The blue-chip index Dow Jones Industrial Average climbed by 111 points, or 0.47%, to a level of 23,990.32 points. The broader benchmark S&P 500 rose by 0.40% to 2,595.18 points. The technology index Nasdaq Composite rose 0.41% to 6,985.29 points.

Dow Jones index

The focus of investors was the statement by Federal Reserve Governor Jerome Powell, who voiced concern over the rising US debt.

“I’m very worried about that”, said Jerome Powell. “From the Fed’s point of view, we really look at the length of the business cycle, that’s our reference framework. The ongoing fiscal instability of the US federal government is not really something that is reflected in the medium term and which is relevant to our decisions”, added he.

On the bond markets, the yields on 10-year US Treasuries rose to 2.73%, while 30-year bonds rose to 3.047%.

In the currency markets, the dollar index added 0.35% to its value, reaching a level of 95.55 points.

In the commodity markets, the price of the Brent oil rose by 0.30 USD to 61.74 USD per barrel, while futures on US light crude WTI rose by 0.23 USD to 52.59 USD per barrel.

The price of gold fell by 4.60 USD to 1,287.40 USD per ounce.

Corporate stocks performance

The stocks of American Airlines shares fell by more than 4% after the company downgraded its fourth-quarter earnings forecast.

The US banks J.P. Morgan Chase, Bank of America, BlackRock and Morgan Stanley will publish their fourth-quarter finance reports.
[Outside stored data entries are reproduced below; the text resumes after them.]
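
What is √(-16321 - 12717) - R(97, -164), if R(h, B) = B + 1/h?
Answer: 15907/97 + I*√29038 ≈ 163.99 + 170.41*I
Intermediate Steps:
√(-16321 - 12717) - R(97, -164) = √(-16321 - 12717) - (-164 + 1/97) = √(-29038) - (-164 + 1/97) = I*√29038 - 1*(-15907/97) = I*√29038 + 15907/97 = 15907/97 + I*√29038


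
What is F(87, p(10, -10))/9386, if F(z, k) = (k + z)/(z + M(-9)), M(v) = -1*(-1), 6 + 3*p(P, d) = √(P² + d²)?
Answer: 85/825968 + 5*√2/1238952 ≈ 0.00010862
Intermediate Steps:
p(P, d) = -2 + √(P² + d²)/3
M(v) = 1
F(z, k) = (k + z)/(1 + z) (F(z, k) = (k + z)/(z + 1) = (k + z)/(1 + z))
F(87, p(10, -10))/9386 = (((-2 + √(10² + (-10)²)/3) + 87)/(1 + 87))/9386 = (((-2 + √(100 + 100)/3) + 87)/88)*(1/9386) = (((-2 + √200/3) + 87)/88)*(1/9386) = (((-2 + (10*√2)/3) + 87)/88)*(1/9386) = (((-2 + 10*√2/3) + 87)/88)*(1/9386) = ((85 + 10*√2/3)/88)*(1/9386) = (85/88 + 5*√2/132)*(1/9386) = 85/825968 + 5*√2/1238952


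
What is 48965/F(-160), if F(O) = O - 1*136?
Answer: -48965/296 ≈ -165.42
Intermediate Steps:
F(O) = -136 + O (F(O) = O - 136 = -136 + O)
48965/F(-160) = 48965/(-136 - 160) = 48965/(-296) = 48965*(-1/296) = -48965/296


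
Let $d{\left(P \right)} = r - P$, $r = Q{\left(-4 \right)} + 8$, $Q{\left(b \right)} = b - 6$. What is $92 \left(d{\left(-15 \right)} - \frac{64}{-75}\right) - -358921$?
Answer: $\frac{27014663}{75} \approx 3.602 \cdot 10^{5}$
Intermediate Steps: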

The stocks of the American department store chain Macy’s wiped out 18% of their value after the company said sales from November and December rose only by 1.1%. For this reason, Macy’s reduced its earnings and revenue forecasts in the fiscal year 2018.

The stocks of technology companies were among the best performers. The shares of Netflix appreciated by 1.4%, receiving a big boost after the UBS analyst Eric Sheridan upgraded the stock to “buy” from “neutral” and raised his 12-month price target to 410 USD from 400 USD. Netflix’s stock rose by more than 24% in January to date.
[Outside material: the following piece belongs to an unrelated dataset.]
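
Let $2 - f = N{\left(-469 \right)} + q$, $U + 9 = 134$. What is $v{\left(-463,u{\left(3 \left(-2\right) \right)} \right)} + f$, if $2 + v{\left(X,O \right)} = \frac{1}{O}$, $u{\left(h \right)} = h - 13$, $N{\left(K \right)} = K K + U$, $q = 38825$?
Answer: $- \frac{4919310}{19} \approx -2.5891 \cdot 10^{5}$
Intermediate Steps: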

The carmakers ended the session on red with General Motors wiping out 1.3%, while Ford Motor Company dropped by 0.5%.

Corporate reports

Macy’s reported sluggish sales for November and December and trimmed its guidance. The retailer now expects earnings per share to range between 3.95 USD to 4.00 USD, down from the previous range of 4.10 USD to 4.30 USD. The total annual sales are now expected to be flat versus a previously expected 0.3-0.7% uptick. The company also said its gross profit margin will shrink, rather than grow.

Target’s holiday sales increased 5.7% from last year, while Kohl’s reported a 1.2% increase in holiday sales compared to last year.

The business process services company SYNNEX Corporation announced financial results for the fiscal fourth quarter and fiscal year ended November 30, 2018. The cvompany reported a net revenue increase of 5.6% YoY in Q4 2018 to 5.622 billion USD. The operating income rose by 24% YoY to 198.3 million USD, while the net income increased to 113.2 billion USD.

For the financial year, SYNNEX Corporation reported 17.6% YoY increase in revenue to 20.054 billion USD.